Considering A Dram Shop Case Against Monster Burger? Here's What You Need To Know
My firm has handled more dram shop cases than any other in Texas. With 30 years of experience behind me, I have seen countless examples of bars that fail to follow alcohol service regulations and the tragic consequences that can result. This issue is more rampant that people realize, and one of my goals is to bring it to the public's attention. One way I do this is by reviewing Texas Alcoholic Beverage Commission complaint records and posting about my findings. If you think you may have a dram shop (liquor liability) claim and want to know how to proceed, please call me at (855) 326-0000.
Monster Burger is a sports bar and grill located in Cuero, Texas. Named as much for the size of its burgers as for its horror movie theme, the restaurant is well known to local fans of both. However, in recent years, it has also managed to attract a significant amount of attention from the TABC due to a number of recent complaints alleging liquor law violations. Between 2015 and 2018, authorities conducted four separate investigations into alcohol service practices at Monster Burger.
In my experience, it is uncommon for a bar without a history of run-ins with the TABC to end up on the hook for contributing to a wrongful death or injury. Virtually every bar I have ever sued was already on the authorities' radar. That's why I pay close attention to bars with several recent complaints against them. The more investigations a bar has had, the greater my concern is that it could one day cause an accident.
Note: Investigations are not proof of wrongdoing. However, if authorities investigate and fail to find evidence, it doesn't necessarily mean an establishment is innocent, either. The purpose of this article is simply to relay publicly-available information about incidents where the TABC has investigated Monster Burger for possible criminal or administrative violations.
TABC Investigations of Monster Burger Between 2015 and 2018
Cuero - 901 N Esplanade
On 01/15/2015, the TABC received a complaint from law enforcement, alleging that the bar sold alcohol to a minor.
TABC agents conducted an inquiry into the matter soon thereafter. For most liquor law violations, the TABC requires either video footage of the incident or eyewitness testimony from one of its agents in order to take action. In this particular instance, authorities had neither. As a result, the case came to a close on 02/21/2015.
Another law enforcement complaint reached the TABC on 01/21/2017, alleging that the bar sold alcohol to a drunk patron and that a breach of the peace (typically a fight) occurred, which the bar did not report (a separate violation in itself).

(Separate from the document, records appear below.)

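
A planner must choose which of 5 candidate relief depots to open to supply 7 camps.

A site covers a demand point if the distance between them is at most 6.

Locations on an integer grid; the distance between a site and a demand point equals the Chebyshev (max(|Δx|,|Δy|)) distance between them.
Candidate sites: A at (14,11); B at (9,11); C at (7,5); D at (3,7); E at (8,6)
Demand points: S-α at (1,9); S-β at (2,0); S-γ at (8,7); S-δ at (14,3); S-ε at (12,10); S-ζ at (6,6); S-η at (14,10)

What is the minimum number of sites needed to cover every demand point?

Coverage sets (demand points within 6 of each site):
  A: {S-γ, S-ε, S-η}
  B: {S-γ, S-ε, S-ζ, S-η}
  C: {S-α, S-β, S-γ, S-ε, S-ζ}
  D: {S-α, S-γ, S-ζ}
  E: {S-β, S-γ, S-δ, S-ε, S-ζ, S-η}
No single site covers all 7 demand points.
But {C, E} covers everything, so the minimum is 2.

2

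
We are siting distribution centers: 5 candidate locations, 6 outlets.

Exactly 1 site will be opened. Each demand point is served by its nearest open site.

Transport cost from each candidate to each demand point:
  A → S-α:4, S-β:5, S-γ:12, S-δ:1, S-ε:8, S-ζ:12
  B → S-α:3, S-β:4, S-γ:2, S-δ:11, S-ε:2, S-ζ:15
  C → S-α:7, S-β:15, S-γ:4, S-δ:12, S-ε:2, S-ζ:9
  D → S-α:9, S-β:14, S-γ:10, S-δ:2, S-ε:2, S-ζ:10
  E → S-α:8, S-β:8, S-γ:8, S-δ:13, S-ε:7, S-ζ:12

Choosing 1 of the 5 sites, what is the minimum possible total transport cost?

Open {B}.
  S-α→B 3, S-β→B 4, S-γ→B 2, S-δ→B 11, S-ε→B 2, S-ζ→B 15  ⇒ total 37.
Compare {A}: total 42.
Compare {D}: total 47.
No size-1 selection does better; minimum is 37.

37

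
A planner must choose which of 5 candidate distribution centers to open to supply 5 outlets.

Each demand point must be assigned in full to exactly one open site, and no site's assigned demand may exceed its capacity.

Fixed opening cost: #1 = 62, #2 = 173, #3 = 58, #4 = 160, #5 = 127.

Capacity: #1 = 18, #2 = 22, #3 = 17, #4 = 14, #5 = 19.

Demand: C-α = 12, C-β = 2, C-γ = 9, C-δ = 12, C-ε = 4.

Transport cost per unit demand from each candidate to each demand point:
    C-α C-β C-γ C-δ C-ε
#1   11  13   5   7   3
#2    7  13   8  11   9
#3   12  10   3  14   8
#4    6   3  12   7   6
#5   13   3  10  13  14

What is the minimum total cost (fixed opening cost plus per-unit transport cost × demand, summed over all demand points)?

481

Open {#1, #3, #4}; cheapest assignment that respects the capacities:
  #1 (cap 18, load 16): C-δ, C-ε — cost 12×7 + 4×3 = 96
  #3 (cap 17, load 9): C-γ — cost 9×3 = 27
  #4 (cap 14, load 14): C-α, C-β — cost 12×6 + 2×3 = 78
  Shipping 201, fixed 280 → total 481.
  Any other capacity-feasible assignment to {#1, #3, #4} ships for at least 201.
Compare {#1, #2}: its best feasible assignment gives total 513.
Compare {#1, #2, #3}: its best feasible assignment gives total 520.
Every other set of open sites that can feasibly serve all demand totals ≥ 513 even under its best assignment. Minimum: 481.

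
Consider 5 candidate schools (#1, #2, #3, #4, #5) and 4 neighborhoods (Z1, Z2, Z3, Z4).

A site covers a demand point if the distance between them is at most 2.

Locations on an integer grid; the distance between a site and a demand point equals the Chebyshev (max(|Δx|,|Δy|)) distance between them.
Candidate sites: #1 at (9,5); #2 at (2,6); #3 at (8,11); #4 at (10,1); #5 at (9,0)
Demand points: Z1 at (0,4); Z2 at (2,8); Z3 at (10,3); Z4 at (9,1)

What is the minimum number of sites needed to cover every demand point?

Coverage sets (demand points within 2 of each site):
  #1: {Z3}
  #2: {Z1, Z2}
  #3: {}
  #4: {Z3, Z4}
  #5: {Z4}
No single site covers all 4 demand points.
But {#2, #4} covers everything, so the minimum is 2.

2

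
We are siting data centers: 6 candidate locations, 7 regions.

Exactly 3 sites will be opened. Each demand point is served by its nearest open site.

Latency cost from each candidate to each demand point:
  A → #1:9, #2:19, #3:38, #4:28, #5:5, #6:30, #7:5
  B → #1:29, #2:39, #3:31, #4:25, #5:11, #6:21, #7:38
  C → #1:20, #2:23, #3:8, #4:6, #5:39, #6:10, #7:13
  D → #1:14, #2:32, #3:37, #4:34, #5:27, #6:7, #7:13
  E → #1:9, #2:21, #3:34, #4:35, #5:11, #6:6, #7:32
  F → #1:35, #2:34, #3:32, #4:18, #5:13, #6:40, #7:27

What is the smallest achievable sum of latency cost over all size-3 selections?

58

Open {A, C, E}.
  #1→A 9, #2→A 19, #3→C 8, #4→C 6, #5→A 5, #6→E 6, #7→A 5  ⇒ total 58.
Compare {A, C, D}: total 59.
Compare {A, B, C}: total 62.
No size-3 selection does better; minimum is 58.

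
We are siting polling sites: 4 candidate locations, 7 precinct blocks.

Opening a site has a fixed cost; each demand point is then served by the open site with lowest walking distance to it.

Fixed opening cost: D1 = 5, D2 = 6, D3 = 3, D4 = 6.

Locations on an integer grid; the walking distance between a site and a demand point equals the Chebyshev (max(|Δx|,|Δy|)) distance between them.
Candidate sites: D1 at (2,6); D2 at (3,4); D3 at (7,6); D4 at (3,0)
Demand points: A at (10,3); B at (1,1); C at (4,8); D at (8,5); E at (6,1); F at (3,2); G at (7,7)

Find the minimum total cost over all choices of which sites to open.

24

Open {D3, D4}: assign each demand point to its cheapest open site.
  A→D3 3, B→D4 2, C→D3 3, D→D3 1, E→D4 3, F→D4 2, G→D3 1
  walking distance 15, fixed 9 → total 24.
Compare {D2, D3}: walking distance 16 + fixed 9 = 25.
Compare {D3}: walking distance 23 + fixed 3 = 26.
Compare {D1, D3, D4}: walking distance 14 + fixed 14 = 28.
All other subsets cost ≥ 25. Minimum total cost: 24.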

Authorities investigated and found sufficient evidence to prove the last two allegations. Altering handing down unspecified penalties for administrative violations, TABC agents closed this case on 03/02/2017.
A concerned citizen filed a complaint on 12/06/2017, charging that staff was drinking on the job and that the bar allowed an alcoholic beverage to be removed from the premises. The first allegation is more serious than it might appear on the surface. Staff has a legal obligation to stop serving alcohol to patrons who exhibit signs of being dangerously intoxicated. If the staff is drinking, its ability to determine when to stop serving is impaired.
The ensuing investigation failed to find any evidence of wrongdoing. Consequently, authorities were unable to take any action, so they closed the case on 01/31/2018.
A member of the Cuero community contacted the TABC on 05/29/2018, claiming that the bar employed a person under 18 to sell or handle alcohol and served alcohol to a minor.
After nearly a month and a half of work, investigators were unable to determine the veracity of the claims. With no other course of action available, authorities wrapped up their work on the case on 07/11/2018.